Wann gilt die DSGVO auch für Privatpersonen?

Es ist ein häufiges Missverständnis, dass die Datenschutz-Grundverordnung (DSGVO) ausschließlich im unternehmerischen Kontext gilt. Dabei gibt es zahlreiche relevante Fälle von Verarbeitungen personenbezogener Daten im privaten Kontext. Damit hatten sich mittlerweile diverse Gerichte auseinander zu setzen. Wann also gilt die DSGVO auch für Privatpersonen?

Der sachliche Anwendungsbereich der DSGVO

Wie immer hilft auch hier der Blick in die Verordnung selbst. In Art. 2 Abs. 1 DSGVO wird der sachliche Anwendungsbereich der DSGVO geregelt. Dieser ist sowohl für die ganz oder teilweise automatisierte Verarbeitung personenbezogener Daten als auch für die nichtautomatisierte Verarbeitung personenbezogener Daten, die in einem Dateisystem gespeichert sind oder gespeichert werden sollen, eröffnet. Die Art der Verarbeitung, d.h. ob sie automatisiert oder manuell stattfindet, ist grundsätzlich unerheblich.

Die angeführten Begriffe wie „personenbezogene Daten“ (Art. 4 Nr. 1 DSGVO) und „Verarbeitung“ (Art. 4 Nr. 2 DSGVO) sind weit auszuglegen. Personenbezogene Daten sind Daten, über die sich ein konkreter Personenbezug herstellen lässt. Demnach geht es um Daten, die konkreten Personen zuzuordnen sind.
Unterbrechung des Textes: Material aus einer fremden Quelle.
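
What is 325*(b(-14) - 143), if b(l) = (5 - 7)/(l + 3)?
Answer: -510575/11 ≈ -46416.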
Bei einer ganz oder teilweise automatisierten Verarbeitung von Daten ist es irrelevant, ob die Daten in einem Dateisystem geordnet sind. Als automatisiert gilt eine Datenverarbeitung, wenn die Verarbeitung personenbezogener Daten durch Informationstechnik erfolgt. Eine konkrete Definition bzgl. einer automatisierten Verarbeitung ist der DSGVO nicht zu entnehmen. Die Intention dabei ist, dass die DSGVO auch zukünftige technologische Entwicklungen abdecken soll. Diese Intention des Gesetzgebers spiegelt sich vor allem im Wortlaut des Erwägungsgrund 15 DSGVO wider, in dem ein Schutzsystem eingefordert wird, das „technologieneutral“ ist und nicht von der verwendeten Technik abhängt. Folglich ist der Art. 2 Abs. 1 DSGVO weit auszulegen.

So fasst der EuGH die Videoüberwachung unter den Begriff der automatisierten Verarbeitung, wenn die Information auf einer kontinuierlichen Speichervorrichtung gesichert wird. Hierunter fallen beispielsweise Dashcams, Bodycams, Actionscams, Drohnenaufzeichnungen und Echtzeitüberwachungen.

Bei einer nichtautomatisierten Verarbeitung ist die Anwendbarkeit der DSGVO eröffnet, wenn die personenbezogenen Daten in einem Dateisystem gespeichert sind oder gespeichert werden sollen. Das Dateisystem ist in Art. 4 Nr. 6 DSGVO definiert. Hierunter fällt „jede strukturierte Sammlung personenbezogener Daten, die nach bestimmten Kriterien zugänglich sind, unabhängig davon, ob diese Sammlung zentral, dezentral oder nach funktionalen oder geografischen Gesichtspunkten geordnet geführt wird“. Dabei fallen nach Erwägungsgrund 15 DSGVO Akten oder Aktensammlungen sowie ihre Deckblätter, die nicht nach bestimmten Kriterien geordnet sind, nicht in den Anwendungsbereich der Verordnung.

Die Schutzwirkung der DSGVO beginnt allerdings nicht mit der Aufnahme der Daten in ein Dateisystem, sondern bereits mit der Erhebung der Daten zur Abspeicherung in einem Dateisystem.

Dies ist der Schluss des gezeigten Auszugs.